Satu hal yang tidak boleh lupa diletakkan di kasino: ATM. Saat dewi fortuna sedang ngambek, tentunya para pengunjung harus sedikit menguras isi tabungannya. Sebelum uangnya diterima, sang bandar dengan sigapnya menyusun uang-uang tersebut di atas meja judi dan menyiraminya dengan sinar UV. Ternyata kotak penyimpan uangnya menyatu dengan meja, karena yang terlihat hanya lubang tipis selebar uang kertas. Mirip dengan lubang di kotak sumbangan yang sering kita lihat. Tapi tentu saja kasir di sini tidak dirancang untuk menerima recehan.
Cukup satu jam untuk menikmati isi kasino. Terlalu lama di dalam sini bisa bikin pusing atau malah tergoda. Dalam perjalanan kembali ke hotel, gw yang belum bisa melepaskan bayangan interior norak kasino sirkus tadi melewati sebuah kafe dan langsung sadar saat mendengar lagu yang dinyanyikan "madu di tangan kananmu, racun di tangan kirimu.."

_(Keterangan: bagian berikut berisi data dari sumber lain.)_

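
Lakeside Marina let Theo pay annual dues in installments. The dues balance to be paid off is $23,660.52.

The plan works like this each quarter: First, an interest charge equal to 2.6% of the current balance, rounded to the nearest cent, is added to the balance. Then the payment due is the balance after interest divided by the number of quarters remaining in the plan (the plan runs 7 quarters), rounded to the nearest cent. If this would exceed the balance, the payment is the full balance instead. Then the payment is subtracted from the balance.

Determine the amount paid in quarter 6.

$3,942.85

# | Opening | Interest | Payment | End bal
1 | $23,660.52 | $615.17 | $3,467.96 | $20,807.73
2 | $20,807.73 | $541.00 | $3,558.12 | $17,790.61
3 | $17,790.61 | $462.56 | $3,650.63 | $14,602.54
4 | $14,602.54 | $379.67 | $3,745.55 | $11,236.66
5 | $11,236.66 | $292.15 | $3,842.94 | $7,685.87
6 | $7,685.87 | $199.83 | $3,942.85 | $3,942.85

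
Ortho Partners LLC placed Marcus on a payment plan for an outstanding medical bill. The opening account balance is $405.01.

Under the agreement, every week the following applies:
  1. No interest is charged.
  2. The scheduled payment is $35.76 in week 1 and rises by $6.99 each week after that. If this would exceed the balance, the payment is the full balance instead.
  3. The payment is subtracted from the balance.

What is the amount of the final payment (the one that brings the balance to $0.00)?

$7.90

Week 1: opening $405.01; payment $35.76; balance $369.25
Week 2: opening $369.25; payment $42.75; balance $326.50
Week 3: opening $326.50; payment $49.74; balance $276.76
Week 4: opening $276.76; payment $56.73; balance $220.03
Week 5: opening $220.03; payment $63.72; balance $156.31
Week 6: opening $156.31; payment $70.71; balance $85.60
Week 7: opening $85.60; payment $77.70; balance $7.90
Week 8: opening $7.90; payment $7.90; balance $0.00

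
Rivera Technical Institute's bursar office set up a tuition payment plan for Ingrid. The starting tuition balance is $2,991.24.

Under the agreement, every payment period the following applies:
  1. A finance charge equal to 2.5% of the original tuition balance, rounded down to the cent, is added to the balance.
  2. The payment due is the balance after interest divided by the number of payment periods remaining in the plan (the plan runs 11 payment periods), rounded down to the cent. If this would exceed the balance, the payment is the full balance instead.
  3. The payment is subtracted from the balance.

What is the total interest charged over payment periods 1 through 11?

$822.58

# | Opening | Interest | Payment | End bal
1 | $2,991.24 | $74.78 | $278.72 | $2,787.30
2 | $2,787.30 | $74.78 | $286.20 | $2,575.88
3 | $2,575.88 | $74.78 | $294.51 | $2,356.15
4 | $2,356.15 | $74.78 | $303.86 | $2,127.07
5 | $2,127.07 | $74.78 | $314.55 | $1,887.30
6 | $1,887.30 | $74.78 | $327.01 | $1,635.07
7 | $1,635.07 | $74.78 | $341.97 | $1,367.88
8 | $1,367.88 | $74.78 | $360.66 | $1,082.00
9 | $1,082.00 | $74.78 | $385.59 | $771.19
10 | $771.19 | $74.78 | $422.98 | $422.99
11 | $422.99 | $74.78 | $497.77 | $0.00
Total interest: $74.78 + $74.78 + $74.78 + $74.78 + $74.78 + $74.78 + $74.78 + $74.78 + $74.78 + $74.78 + $74.78 = $822.58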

Hah? Kita iseng nengok ke dalam, ternyata masih acara yang sama dengan saat kita pergi tadi. Ada om-om yang merayakan ulang tahunnya. Kemungkinan besar si om itu dari Indonesia.
Semakin malam suhu semakin rendah. Mengingatkan pada Lembang. Tapi karena dari tadi berada di dalam ruangan, jadi tidak terasa terpaan angin malam yang dingin.Sebenarnya Genting ini agak aneh. Berada di atas bukit tentu berarti punya potensi untuk wisata alam, tapi tampaknya mereka lebih menikmati wisata artifisial di sini. Pada hari itu, ada pertunjukan singa dan macan (barangkali semacam sirkus) dan lomba Barongsai se-dunia. Tidak tanggung-tanggung, MTV 2008 Asia Award pun akan diadakan di sini, di Genting Kota Keriangan (seperti kata tagline-nya). Saking besarnya mereka membangun Genting ini, semua tempat terpisah-pisah dan gw sama sekali tidak melihat di mana tempat-tempat pertunjukan itu.

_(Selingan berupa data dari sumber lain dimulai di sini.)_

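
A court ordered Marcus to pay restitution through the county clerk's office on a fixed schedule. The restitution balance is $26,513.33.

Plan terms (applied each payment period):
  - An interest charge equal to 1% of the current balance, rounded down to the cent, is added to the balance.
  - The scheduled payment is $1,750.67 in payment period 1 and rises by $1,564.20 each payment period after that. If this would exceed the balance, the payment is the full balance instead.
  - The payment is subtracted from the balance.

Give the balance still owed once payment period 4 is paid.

$11,033.51

Payment period 1: opening $26,513.33; interest $265.13 → $26,778.46; payment $1,750.67; balance $25,027.79
Payment period 2: opening $25,027.79; interest $250.27 → $25,278.06; payment $3,314.87; balance $21,963.19
Payment period 3: opening $21,963.19; interest $219.63 → $22,182.82; payment $4,879.07; balance $17,303.75
Payment period 4: opening $17,303.75; interest $173.03 → $17,476.78; payment $6,443.27; balance $11,033.51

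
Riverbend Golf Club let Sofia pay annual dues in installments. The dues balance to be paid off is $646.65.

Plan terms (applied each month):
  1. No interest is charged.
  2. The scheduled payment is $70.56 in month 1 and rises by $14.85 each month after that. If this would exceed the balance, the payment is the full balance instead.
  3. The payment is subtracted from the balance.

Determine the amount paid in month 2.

Month 1: opening $646.65; payment $70.56; balance $576.09
Month 2: opening $576.09; payment $85.41; balance $490.68

$85.41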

Karena hanya semalam di sini dan pagi-pagi sudah berangkat lagi, gw nggak sempet keliling-keliling menikmati alamnya. Tapi kalau dilihat selama perjalanan pemandangannya memang biasa, jauh lebih mengesankan alam sepanjang perjalanan Pekanbaru-Bukittinggi. Di Genting ini tidak terlihat kebun stroberi atau kebun bunga sepanjang jalan. Mungkin orang Malaysia tidak hobi bercocok tanam.
P.S. Maap lagi ya kalo foto-fotonya banyak yang tidak memuaskan, karena foto sepanjang jalan diambil dari dalam bus dan banyak yang menggunakan zoom maksimal.